Rapid Reaction: Cousins Will Stay in New Orleans
After spending time on convincing the Sacramento-faithful that DeMarcus Cousins is not on the trade block, the Sacramento Kings have agreed to trade their disgruntled franchise player, along with Omri Casspi, to the New Orleans Pelicans in exchange for Buddy Hield, Langston Galloway, Tyreke Evans, the Pelicans 2017 first-round selection and the Philadelphia 76ers second-round selection.
Cousins, who was in New Orleans for the All-Star festivities, was limited to just two minutes of action as Vlade Divac, and the Kings, requested he be limited to prevent injury, ensuring the completion of the deal while telling the fans the opposite. Kings forward, Matt Barnes, even went on Instagram Live to affirm the fans to dismiss rumors and speculation as well.
Sacramento Kings Grade: B-
Sacramento was clearly not going anywhere with Cousins, despite the enormous talent possessed by the big man and they had spent a good portion of the 2016 NBA Draft trying to move up and acquire Hield, who I'm higher on than most out there. Granted, Hield may never end up being a franchise changing two-guard, or a top option on a contender, he is a solid building block and could be an exceptional second-option.
Keeping Cousins in the same conference is a major head-scratcher. Not very often do teams trade a guy that is in the top echelon of his respective position to a foe to a side they will face three-four times a year. In fact, I can only think of Pau Gasol and Chris Paul in recent history where such a trade went down. Not even dumping a bad deal is a bit of a concern as well.
My biggest gripe with the deal on the Kings end is the fact their own first round pick could be headed to Chicago or Philadelphia, making tanking a concern. If it falls outside of the top 10, the pick will be conveyed to the Bulls without anything coming to Sacramento. However, if it falls in the top 10, the Philadelphia 76ers will have the option to swap first rounders, which would leave the Kings with a lottery pick (76ers are 5.5 out of the eight and final playoff slot), but could take them from a top three selection, if they get the right bounce of the ping pong balls, to something around eight.

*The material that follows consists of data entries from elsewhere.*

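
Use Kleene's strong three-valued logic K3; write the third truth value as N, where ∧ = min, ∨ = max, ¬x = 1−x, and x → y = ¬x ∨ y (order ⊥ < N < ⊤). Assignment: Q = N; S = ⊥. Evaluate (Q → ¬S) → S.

⊥

¬S = ¬⊥ = ⊤
Q → ¬S = N → ⊤ = ⊤  [¬N ∨ ⊤]
(Q → ¬S) → S = ⊤ → ⊥ = ⊥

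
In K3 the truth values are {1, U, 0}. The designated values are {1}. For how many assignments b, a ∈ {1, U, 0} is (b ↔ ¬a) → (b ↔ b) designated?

Of the 9 assignments, 6 give a value in {1}.

6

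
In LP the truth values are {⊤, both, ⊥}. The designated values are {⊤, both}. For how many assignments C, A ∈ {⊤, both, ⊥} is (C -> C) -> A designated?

Of the 9 assignments, 7 give a value in {⊤, both}.

7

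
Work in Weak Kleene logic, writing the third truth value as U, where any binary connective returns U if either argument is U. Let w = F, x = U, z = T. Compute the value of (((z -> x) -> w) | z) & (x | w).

z -> x = T -> U = U
(z -> x) -> w = U -> F = U
((z -> x) -> w) | z = U | T = U
x | w = U | F = U
(((z -> x) -> w) | z) & (x | w) = U & U = U

U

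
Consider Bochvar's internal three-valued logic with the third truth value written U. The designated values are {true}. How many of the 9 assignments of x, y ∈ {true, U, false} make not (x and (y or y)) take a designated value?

Designated under: (x=true, y=false); (x=false, y=true); (x=false, y=false).

3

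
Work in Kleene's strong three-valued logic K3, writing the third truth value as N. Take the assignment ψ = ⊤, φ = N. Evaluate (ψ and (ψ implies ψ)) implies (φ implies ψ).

⊤

ψ implies ψ = ⊤ implies ⊤ = ⊤
ψ and (ψ implies ψ) = ⊤ and ⊤ = ⊤
φ implies ψ = N implies ⊤ = ⊤
(ψ and (ψ implies ψ)) implies (φ implies ψ) = ⊤ implies ⊤ = ⊤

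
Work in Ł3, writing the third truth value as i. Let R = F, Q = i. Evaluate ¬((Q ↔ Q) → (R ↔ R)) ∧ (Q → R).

F

Q ↔ Q = i ↔ i = T  [1 − |½−½|]
R ↔ R = F ↔ F = T
(Q ↔ Q) → (R ↔ R) = T → T = T
¬((Q ↔ Q) → (R ↔ R)) = ¬T = F
Q → R = i → F = i
¬((Q ↔ Q) → (R ↔ R)) ∧ (Q → R) = F ∧ i = F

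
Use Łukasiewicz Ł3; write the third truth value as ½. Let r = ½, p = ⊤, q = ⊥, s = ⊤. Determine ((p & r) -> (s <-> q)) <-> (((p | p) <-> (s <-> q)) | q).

p & r = ⊤ & ½ = ½
s <-> q = ⊤ <-> ⊥ = ⊥
(p & r) -> (s <-> q) = ½ -> ⊥ = ½
p | p = ⊤ | ⊤ = ⊤
s <-> q = ⊤ <-> ⊥ = ⊥
(p | p) <-> (s <-> q) = ⊤ <-> ⊥ = ⊥
((p | p) <-> (s <-> q)) | q = ⊥ | ⊥ = ⊥
((p & r) -> (s <-> q)) <-> (((p | p) <-> (s <-> q)) | q) = ½ <-> ⊥ = ½

½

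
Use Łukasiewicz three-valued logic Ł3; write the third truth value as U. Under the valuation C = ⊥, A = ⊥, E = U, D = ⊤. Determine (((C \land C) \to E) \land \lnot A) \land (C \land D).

⊥

C \land C = ⊥ \land ⊥ = ⊥
(C \land C) \to E = ⊥ \to U = ⊤  [min(1, 1−0+½)]
\lnot A = \lnot ⊥ = ⊤
((C \land C) \to E) \land \lnot A = ⊤ \land ⊤ = ⊤
C \land D = ⊥ \land ⊤ = ⊥
(((C \land C) \to E) \land \lnot A) \land (C \land D) = ⊤ \land ⊥ = ⊥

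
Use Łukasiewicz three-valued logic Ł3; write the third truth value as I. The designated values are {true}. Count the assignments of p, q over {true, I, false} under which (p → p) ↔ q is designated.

3

Designated under: (p=true, q=true); (p=I, q=true); (p=false, q=true).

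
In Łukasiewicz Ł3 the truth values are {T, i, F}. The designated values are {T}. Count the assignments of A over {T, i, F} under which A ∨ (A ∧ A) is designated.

1

A=T: T ✓
A=i: i ·
A=F: F ·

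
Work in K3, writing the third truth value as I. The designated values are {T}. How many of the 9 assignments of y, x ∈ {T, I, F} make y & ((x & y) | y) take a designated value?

3

Designated under: (y=T, x=T); (y=T, x=I); (y=T, x=F).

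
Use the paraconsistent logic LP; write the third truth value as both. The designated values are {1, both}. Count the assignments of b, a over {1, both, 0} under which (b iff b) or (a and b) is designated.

9

Of the 9 assignments, 9 give a value in {1, both}.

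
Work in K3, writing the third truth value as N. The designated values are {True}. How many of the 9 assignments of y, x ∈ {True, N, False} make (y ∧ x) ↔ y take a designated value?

4

Designated under: (y=True, x=True); (y=False, x=True); (y=False, x=N); (y=False, x=False).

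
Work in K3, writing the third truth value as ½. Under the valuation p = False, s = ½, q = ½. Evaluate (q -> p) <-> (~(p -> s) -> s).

½

q -> p = ½ -> False = ½  [~½ | False]
p -> s = False -> ½ = True
~(p -> s) = ~True = False
~(p -> s) -> s = False -> ½ = True
(q -> p) <-> (~(p -> s) -> s) = ½ <-> True = ½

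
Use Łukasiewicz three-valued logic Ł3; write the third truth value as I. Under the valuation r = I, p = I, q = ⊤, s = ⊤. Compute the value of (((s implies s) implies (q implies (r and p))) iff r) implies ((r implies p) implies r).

I

s implies s = ⊤ implies ⊤ = ⊤
r and p = I and I = I
q implies (r and p) = ⊤ implies I = I
(s implies s) implies (q implies (r and p)) = ⊤ implies I = I
((s implies s) implies (q implies (r and p))) iff r = I iff I = ⊤
r implies p = I implies I = ⊤
(r implies p) implies r = ⊤ implies I = I
(((s implies s) implies (q implies (r and p))) iff r) implies ((r implies p) implies r) = ⊤ implies I = I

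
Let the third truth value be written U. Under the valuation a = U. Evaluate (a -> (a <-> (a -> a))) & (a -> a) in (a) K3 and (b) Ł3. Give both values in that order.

U; ⊤

In K3: a -> a = U -> U = U
a <-> (a -> a) = U <-> U = U
a -> (a <-> (a -> a)) = U -> U = U
a -> a = U -> U = U
(a -> (a <-> (a -> a))) & (a -> a) = U & U = U
In Ł3: a -> a = U -> U = ⊤  [min(1, 1−½+½)]
a <-> (a -> a) = U <-> ⊤ = U
a -> (a <-> (a -> a)) = U -> U = ⊤
a -> a = U -> U = ⊤
(a -> (a <-> (a -> a))) & (a -> a) = ⊤ & ⊤ = ⊤
They differ because K3 and Ł3 treat U differently under implication.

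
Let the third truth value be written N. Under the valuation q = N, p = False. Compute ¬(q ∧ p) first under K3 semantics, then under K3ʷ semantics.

In K3: q ∧ p = N ∧ False = False
¬(q ∧ p) = ¬False = True
In K3ʷ: q ∧ p = N ∧ False = N
¬(q ∧ p) = ¬N = N
They differ because K3 and K3ʷ treat N differently under the binary connectives.

True; N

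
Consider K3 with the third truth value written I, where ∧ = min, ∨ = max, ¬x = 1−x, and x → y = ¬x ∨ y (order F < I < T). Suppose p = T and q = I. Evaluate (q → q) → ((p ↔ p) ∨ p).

T

q → q = I → I = I  [¬I ∨ I]
p ↔ p = T ↔ T = T
(p ↔ p) ∨ p = T ∨ T = T
(q → q) → ((p ↔ p) ∨ p) = I → T = T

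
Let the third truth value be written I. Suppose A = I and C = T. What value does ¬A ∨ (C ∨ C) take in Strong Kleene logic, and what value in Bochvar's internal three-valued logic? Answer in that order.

T; I

In Strong Kleene logic: ¬A = ¬I = I
C ∨ C = T ∨ T = T
¬A ∨ (C ∨ C) = I ∨ T = T
In Bochvar's internal three-valued logic: ¬A = ¬I = I
C ∨ C = T ∨ T = T
¬A ∨ (C ∨ C) = I ∨ T = I
They differ because Strong Kleene logic and Bochvar's internal three-valued logic treat I differently under the binary connectives.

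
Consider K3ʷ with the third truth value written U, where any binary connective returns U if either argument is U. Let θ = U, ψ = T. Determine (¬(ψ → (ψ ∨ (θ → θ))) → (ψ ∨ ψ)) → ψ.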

Follow-up trades will be pretty entertaining to look out for as well, since the Kings have a plethora of veterans teams that are in the playoff picture may be looking for. Evans could be flipped right away, while the Kings could make Matt Barnes, Arron Afflalo, Darren Collison, Ty Lawson, Rudy Gay and Anthony Tolliver available for any sort of future compensation.
New Orleans Pelicans Grade: A+
Pelican fan have to be ecstatic. Anthony Davis and DeMarcus Cousins may be the best front-court the NBA has had since Timothy Duncan and David Robinson, which worked out pretty well if I recall correctly. Cousins has another year remaining as well, giving the Pels an extended opportunity to take the next step.
With 25-games remaining, the Pelicans are two and a half games out of the eight slot, needing to leapfrog the Portland Trail Blazers, Kings and Denver Nuggets, a task that can be doable, which would set up an entertaining first round match-up against the Warriors, who like to go small with Draymond Green at the five for extended spurts.